Yekaterina Mulyuk-Timofeyeva

Personal information
- Born: 13 November 1976 (age 49) Mazyr, Belarus
- Height: 1.62 m (5 ft 4 in)
- Weight: 53 kg (117 lb)

Sport
- Sport: Archery
- Club: Army Sports Club / Trade Union Sports Club Minsk/Gomel

Medal record
Representing Belarus
World Championships
| Silver medal – second place | 2013 Belek | Team |

= Yekaterina Mulyuk-Timofeyeva =

Belarusian archer (born 1976)

Yekaterina Nikolayevna Mulyuk-Timofeyeva or Katsiaryna Mikalayeuna Muliuk (Кацярына Мікалаеўна Мулюк; Екатерина Николаевна Мулюк-Тимофеева; born 13 November 1976) is a Belarusian archer.

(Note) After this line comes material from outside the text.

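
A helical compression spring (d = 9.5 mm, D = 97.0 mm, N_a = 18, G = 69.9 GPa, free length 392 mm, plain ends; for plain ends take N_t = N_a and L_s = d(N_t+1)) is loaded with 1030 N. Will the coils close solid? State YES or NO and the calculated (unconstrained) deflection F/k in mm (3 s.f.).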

She competed in the individual event at the 2008 and 2012 Summer Olympics and finished in 23rd and 17th place, respectively. She won a silver team medal at the 2013 World Archery Championships.

At the 2008 Games she competed as Katsiaryna Muliuk. By the next Olympics she got married, gave birth and changed her name. She graduated from the Mozyr State Pedagogical University in Belarus with a degree in pedagogy in physical education.